We do reaffirm, for the purpose of a claim of medical malpractice in a District hospital, the position we took in Elgin — which was, we repeat, not without precedent in this jurisdiction — that a plaintiff is not automatically out of court whenever it appears that the injury grew out of the operation by the District of a school, or a hospital, or in the course of any other activity carried on by the District because it is a government. In these self-same activities there are situations where wise considerations of public policy will readily suggest the undesirability of subjecting the District to suit.6 Until the Congress addresses [484]*484itself to a comprehensive effort to identify the foundations of liability more particularly, it will be for the courts here, as they are doing elsewhere, to make these discriminating judgments. See, e. g., Weiss v. Fote, 7 N.Y.2d 579, 200 N.Y.S.2d 409, 167 N.E.2d 63 (1960).
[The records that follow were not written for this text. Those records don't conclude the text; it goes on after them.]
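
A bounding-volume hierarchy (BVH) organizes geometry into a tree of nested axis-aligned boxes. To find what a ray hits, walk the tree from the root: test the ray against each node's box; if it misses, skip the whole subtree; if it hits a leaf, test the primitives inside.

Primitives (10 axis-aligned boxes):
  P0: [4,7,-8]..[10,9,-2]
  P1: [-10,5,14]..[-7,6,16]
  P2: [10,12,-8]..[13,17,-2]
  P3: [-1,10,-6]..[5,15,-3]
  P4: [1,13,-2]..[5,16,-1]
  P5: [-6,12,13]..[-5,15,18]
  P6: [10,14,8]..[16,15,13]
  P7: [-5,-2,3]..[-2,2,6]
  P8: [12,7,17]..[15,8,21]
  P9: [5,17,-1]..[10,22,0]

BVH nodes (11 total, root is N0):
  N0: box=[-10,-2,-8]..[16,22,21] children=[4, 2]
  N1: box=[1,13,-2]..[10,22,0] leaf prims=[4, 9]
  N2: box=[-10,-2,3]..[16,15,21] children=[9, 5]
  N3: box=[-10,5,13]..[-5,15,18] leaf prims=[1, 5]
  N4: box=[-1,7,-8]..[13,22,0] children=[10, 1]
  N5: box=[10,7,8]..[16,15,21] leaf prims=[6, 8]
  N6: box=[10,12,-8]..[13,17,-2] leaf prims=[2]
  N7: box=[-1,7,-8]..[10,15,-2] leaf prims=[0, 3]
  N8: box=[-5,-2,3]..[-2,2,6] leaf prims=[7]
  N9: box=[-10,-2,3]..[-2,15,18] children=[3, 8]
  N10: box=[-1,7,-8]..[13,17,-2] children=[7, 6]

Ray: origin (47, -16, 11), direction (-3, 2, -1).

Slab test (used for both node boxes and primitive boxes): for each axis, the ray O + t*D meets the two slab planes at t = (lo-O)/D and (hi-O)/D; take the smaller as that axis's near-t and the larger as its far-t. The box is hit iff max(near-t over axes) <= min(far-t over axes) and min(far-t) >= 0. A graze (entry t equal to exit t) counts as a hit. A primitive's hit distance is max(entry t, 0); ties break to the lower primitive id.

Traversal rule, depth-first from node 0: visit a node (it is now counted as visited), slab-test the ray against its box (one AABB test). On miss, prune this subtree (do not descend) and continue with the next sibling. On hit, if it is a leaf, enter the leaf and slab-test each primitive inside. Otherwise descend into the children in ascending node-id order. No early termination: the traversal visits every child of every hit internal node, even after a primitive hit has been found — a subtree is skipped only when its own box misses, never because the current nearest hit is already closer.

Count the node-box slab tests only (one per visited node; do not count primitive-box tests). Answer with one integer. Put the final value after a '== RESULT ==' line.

Traverse from the root:
N0 x:[31/3,19] y:[7,19] z:[-10,19] -> hit [31/3,19], descend [2, 4]
  N2 x:[31/3,19] y:[7,31/2] z:[-10,8] -> miss, prune
  N4 x:[34/3,16] y:[23/2,19] z:[11,19] -> hit [23/2,16], descend [1, 10]
    N1 x:[37/3,46/3] y:[29/2,19] z:[11,13] -> miss, prune
    N10 x:[34/3,16] y:[23/2,33/2] z:[13,19] -> hit [13,16], descend [6, 7]
      N6 x:[34/3,37/3] y:[14,33/2] z:[13,19] -> miss, prune
      N7 x:[37/3,16] y:[23/2,31/2] z:[13,19] -> hit [13,31/2] leaf, test {P0(miss), P3@t=14}

order=[0, 2, 4, 1, 10, 6, 7]  |boxes|=7  |leaves|=1  hit=P3

== RESULT ==
7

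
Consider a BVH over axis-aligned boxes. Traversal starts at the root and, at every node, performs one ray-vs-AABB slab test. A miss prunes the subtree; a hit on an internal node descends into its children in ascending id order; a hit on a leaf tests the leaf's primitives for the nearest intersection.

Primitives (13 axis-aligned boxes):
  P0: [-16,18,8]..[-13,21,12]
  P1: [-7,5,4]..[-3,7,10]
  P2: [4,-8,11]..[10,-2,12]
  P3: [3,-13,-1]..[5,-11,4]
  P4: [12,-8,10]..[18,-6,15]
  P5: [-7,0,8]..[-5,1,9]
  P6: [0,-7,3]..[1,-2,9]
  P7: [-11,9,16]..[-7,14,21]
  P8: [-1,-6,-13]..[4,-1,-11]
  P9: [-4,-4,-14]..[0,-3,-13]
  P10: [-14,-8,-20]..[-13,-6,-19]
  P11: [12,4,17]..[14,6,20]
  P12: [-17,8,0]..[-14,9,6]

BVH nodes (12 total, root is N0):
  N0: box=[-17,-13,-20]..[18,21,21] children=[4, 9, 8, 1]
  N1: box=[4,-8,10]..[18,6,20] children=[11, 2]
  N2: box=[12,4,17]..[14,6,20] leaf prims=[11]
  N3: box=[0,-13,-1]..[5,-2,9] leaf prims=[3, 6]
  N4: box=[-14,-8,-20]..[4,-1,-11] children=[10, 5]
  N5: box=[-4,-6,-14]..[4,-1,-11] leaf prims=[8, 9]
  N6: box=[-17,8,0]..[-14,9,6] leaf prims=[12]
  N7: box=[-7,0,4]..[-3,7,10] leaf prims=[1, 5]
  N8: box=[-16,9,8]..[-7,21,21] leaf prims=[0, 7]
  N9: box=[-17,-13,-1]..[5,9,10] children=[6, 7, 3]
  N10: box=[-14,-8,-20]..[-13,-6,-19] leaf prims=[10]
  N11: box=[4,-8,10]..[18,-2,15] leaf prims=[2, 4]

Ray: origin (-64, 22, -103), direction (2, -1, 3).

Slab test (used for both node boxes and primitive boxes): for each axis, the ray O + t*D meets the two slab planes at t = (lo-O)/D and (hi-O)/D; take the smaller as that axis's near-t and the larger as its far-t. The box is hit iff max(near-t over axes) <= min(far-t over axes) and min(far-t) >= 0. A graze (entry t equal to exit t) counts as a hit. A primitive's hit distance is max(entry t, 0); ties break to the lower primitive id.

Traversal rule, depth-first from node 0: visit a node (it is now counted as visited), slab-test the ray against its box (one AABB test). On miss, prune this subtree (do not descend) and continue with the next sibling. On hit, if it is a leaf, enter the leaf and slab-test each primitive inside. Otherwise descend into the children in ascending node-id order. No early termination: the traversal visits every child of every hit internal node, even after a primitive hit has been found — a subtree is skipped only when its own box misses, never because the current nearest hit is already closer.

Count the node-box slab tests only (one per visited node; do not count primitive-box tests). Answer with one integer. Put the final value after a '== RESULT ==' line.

Trace the traversal:
N0 x:[47/2,41] y:[1,35] z:[83/3,124/3] -> hit [83/3,35], descend [1, 4, 8, 9]
  N1 x:[34,41] y:[16,30] z:[113/3,41] -> miss, prune
  N4 x:[25,34] y:[23,30] z:[83/3,92/3] -> hit [83/3,30], descend [5, 10]
    N5 x:[30,34] y:[23,28] z:[89/3,92/3] -> miss, prune
    N10 x:[25,51/2] y:[28,30] z:[83/3,28] -> miss, prune
  N8 x:[24,57/2] y:[1,13] z:[37,124/3] -> miss, prune
  N9 x:[47/2,69/2] y:[13,35] z:[34,113/3] -> hit [34,69/2], descend [3, 6, 7]
    N3 x:[32,69/2] y:[24,35] z:[34,112/3] -> hit [34,69/2] leaf, test {P3@t=34, P6(miss)}
    N6 x:[47/2,25] y:[13,14] z:[103/3,109/3] -> miss, prune
    N7 x:[57/2,61/2] y:[15,22] z:[107/3,113/3] -> miss, prune

Visited [0, 1, 4, 5, 10, 8, 9, 3, 6, 7]. Tests: 10 box, 1 leaf. Nearest: P3.

== RESULT ==
10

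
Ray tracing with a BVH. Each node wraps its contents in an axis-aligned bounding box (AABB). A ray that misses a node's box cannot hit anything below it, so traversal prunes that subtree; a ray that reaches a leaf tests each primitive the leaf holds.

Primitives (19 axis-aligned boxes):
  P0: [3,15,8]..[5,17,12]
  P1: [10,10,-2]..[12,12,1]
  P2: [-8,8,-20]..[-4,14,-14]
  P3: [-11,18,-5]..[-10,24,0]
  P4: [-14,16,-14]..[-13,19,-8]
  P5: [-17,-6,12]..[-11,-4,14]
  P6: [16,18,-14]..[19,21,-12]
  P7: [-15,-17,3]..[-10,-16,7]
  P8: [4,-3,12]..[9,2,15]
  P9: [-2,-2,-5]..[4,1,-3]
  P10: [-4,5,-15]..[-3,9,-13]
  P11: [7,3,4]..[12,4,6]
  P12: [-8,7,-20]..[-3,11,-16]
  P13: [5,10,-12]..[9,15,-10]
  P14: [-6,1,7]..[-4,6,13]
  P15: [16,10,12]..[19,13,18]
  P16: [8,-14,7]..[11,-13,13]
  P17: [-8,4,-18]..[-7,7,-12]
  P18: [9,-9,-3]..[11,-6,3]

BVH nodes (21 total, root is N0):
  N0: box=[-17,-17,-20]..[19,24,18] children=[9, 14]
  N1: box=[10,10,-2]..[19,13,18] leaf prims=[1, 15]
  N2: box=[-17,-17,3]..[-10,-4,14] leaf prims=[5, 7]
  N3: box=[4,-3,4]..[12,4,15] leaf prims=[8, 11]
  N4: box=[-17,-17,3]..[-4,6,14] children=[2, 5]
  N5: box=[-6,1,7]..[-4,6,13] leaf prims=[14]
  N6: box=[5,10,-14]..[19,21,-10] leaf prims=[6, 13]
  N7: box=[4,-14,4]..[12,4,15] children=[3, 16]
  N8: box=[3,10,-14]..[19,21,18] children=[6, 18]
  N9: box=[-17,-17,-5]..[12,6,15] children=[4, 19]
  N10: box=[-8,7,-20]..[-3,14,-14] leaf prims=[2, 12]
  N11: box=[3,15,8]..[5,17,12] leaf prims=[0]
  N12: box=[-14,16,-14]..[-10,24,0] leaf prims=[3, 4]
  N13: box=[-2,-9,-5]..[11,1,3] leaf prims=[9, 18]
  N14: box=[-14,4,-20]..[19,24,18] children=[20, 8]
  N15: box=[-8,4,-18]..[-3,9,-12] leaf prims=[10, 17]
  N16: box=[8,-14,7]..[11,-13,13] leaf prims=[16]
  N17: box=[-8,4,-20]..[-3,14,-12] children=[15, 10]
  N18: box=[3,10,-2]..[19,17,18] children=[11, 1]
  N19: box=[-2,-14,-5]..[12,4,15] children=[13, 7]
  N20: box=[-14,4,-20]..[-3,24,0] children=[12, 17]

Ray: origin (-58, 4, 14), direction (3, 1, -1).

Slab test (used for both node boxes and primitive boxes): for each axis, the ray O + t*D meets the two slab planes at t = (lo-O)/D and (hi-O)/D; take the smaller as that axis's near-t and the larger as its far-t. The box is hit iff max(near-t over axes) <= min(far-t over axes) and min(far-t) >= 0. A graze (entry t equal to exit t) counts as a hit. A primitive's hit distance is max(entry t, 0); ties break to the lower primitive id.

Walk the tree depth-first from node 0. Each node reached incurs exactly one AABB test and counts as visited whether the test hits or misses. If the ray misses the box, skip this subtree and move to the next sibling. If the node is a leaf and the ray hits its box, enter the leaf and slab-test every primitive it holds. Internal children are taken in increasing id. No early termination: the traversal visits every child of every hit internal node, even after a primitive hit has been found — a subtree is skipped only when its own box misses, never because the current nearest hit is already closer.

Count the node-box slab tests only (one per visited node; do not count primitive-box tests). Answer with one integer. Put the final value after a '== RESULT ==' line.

Walk:
N0 x:[41/3,77/3] y:[-21,20] z:[-4,34] -> hit [41/3,20], descend [9, 14]
  N9 x:[41/3,70/3] y:[-21,2] z:[-1,19] -> miss, prune
  N14 x:[44/3,77/3] y:[0,20] z:[-4,34] -> hit [44/3,20], descend [8, 20]
    N8 x:[61/3,77/3] y:[6,17] z:[-4,28] -> miss, prune
    N20 x:[44/3,55/3] y:[0,20] z:[14,34] -> hit [44/3,55/3], descend [12, 17]
      N12 x:[44/3,16] y:[12,20] z:[14,28] -> hit [44/3,16] leaf, test {P3@t=47/3, P4(miss)}
      N17 x:[50/3,55/3] y:[0,10] z:[26,34] -> miss, prune

Visited [0, 9, 14, 8, 20, 12, 17]. Tests: 7 box, 1 leaf. Nearest: P3.

== RESULT ==
7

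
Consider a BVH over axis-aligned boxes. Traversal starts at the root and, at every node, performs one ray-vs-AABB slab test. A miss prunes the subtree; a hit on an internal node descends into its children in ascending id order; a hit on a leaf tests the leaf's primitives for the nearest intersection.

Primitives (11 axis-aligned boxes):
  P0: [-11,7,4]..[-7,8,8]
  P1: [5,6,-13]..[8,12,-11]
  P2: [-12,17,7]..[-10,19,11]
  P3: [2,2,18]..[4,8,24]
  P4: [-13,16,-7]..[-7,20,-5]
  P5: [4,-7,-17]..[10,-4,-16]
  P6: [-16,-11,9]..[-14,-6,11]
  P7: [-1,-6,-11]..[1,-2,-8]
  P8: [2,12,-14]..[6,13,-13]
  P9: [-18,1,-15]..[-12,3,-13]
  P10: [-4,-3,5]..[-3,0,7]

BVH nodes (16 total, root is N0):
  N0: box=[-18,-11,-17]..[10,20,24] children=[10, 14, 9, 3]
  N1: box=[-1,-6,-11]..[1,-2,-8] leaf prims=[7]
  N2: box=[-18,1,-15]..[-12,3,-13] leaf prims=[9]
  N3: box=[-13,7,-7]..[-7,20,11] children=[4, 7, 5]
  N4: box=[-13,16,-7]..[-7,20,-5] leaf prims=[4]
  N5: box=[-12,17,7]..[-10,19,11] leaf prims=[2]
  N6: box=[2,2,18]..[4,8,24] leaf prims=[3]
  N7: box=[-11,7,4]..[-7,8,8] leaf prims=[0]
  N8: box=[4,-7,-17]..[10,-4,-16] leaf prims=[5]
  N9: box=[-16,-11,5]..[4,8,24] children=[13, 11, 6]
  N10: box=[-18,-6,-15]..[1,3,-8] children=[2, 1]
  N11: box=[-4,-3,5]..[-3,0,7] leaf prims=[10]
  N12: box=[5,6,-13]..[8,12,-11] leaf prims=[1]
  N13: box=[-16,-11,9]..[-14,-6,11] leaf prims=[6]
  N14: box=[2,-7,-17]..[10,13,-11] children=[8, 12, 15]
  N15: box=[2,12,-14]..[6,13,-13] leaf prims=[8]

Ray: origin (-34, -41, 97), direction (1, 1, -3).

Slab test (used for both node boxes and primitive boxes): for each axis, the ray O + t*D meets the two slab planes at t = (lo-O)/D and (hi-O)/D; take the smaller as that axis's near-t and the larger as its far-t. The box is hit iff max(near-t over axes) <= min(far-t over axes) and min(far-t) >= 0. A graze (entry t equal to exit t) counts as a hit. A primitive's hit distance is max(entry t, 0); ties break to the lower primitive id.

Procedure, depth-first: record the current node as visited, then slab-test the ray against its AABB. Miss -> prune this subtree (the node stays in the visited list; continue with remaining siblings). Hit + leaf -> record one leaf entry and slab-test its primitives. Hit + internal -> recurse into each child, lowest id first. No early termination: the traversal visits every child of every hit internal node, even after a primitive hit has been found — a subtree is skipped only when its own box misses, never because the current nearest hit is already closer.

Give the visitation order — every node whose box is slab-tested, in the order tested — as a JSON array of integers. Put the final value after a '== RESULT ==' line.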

To the argument of appellee that we should await Congressional action, the answer is that the issue is not one of our power to act. As, en banc, we hereby provide a formal interment of the “governmental-proprietary” test of immunity, we flout no visible purpose or policy of Congress but, rather, only bury one of our own offspring — one whom we periodically treated as illegitimate well in advance of Elgin. As to the policy of what we do, we see no virtue in staying our hand until Congress chooses to recognize formally that we have changed the direction of a course that we set long ago.
It is said that we should heed the failure of Congress to include the District of Columbia under the Federal Tort Claims Act (28 U.S.C. § 2671 et seq.) as a sign of a legislative purpose to maintain tort immunity for the District in full vigor. But there is nothing in the legislative record of that statute to indicate such a purpose, and the omission is as logically explicable on the theory that Congress was satisfied with the developing state of the law in this jurisdiction which, as we have seen, was not without its rejections of the purely “governmental” test. To the extent that, in Elgin and here, we recognize the significance of the discretionary factor in the determination of the availability of immunity, we note the central place of importance given by Congress to this element in the Tort Claims Act.7 The end of the journey we reach today in the case of the District Government is, thus, not unlike the beginning of the one initiated by the Congress in 1948 for the Federal Government.
The judgment of the District Court is reversed and the case remanded with directions to reinstate the complaint.
It is so ordered.
Chief Judge BAZELON, and Judges TAMM, LEVENTHAL, ROBINSON, and ROBB join in this opinion. Judge PRETTYMAN concurs in a separate opinion, in which Judge DANAHER joins. Judge WRIGHT concurs in a separate opinion, in which Chief Judge BAZELON also joins.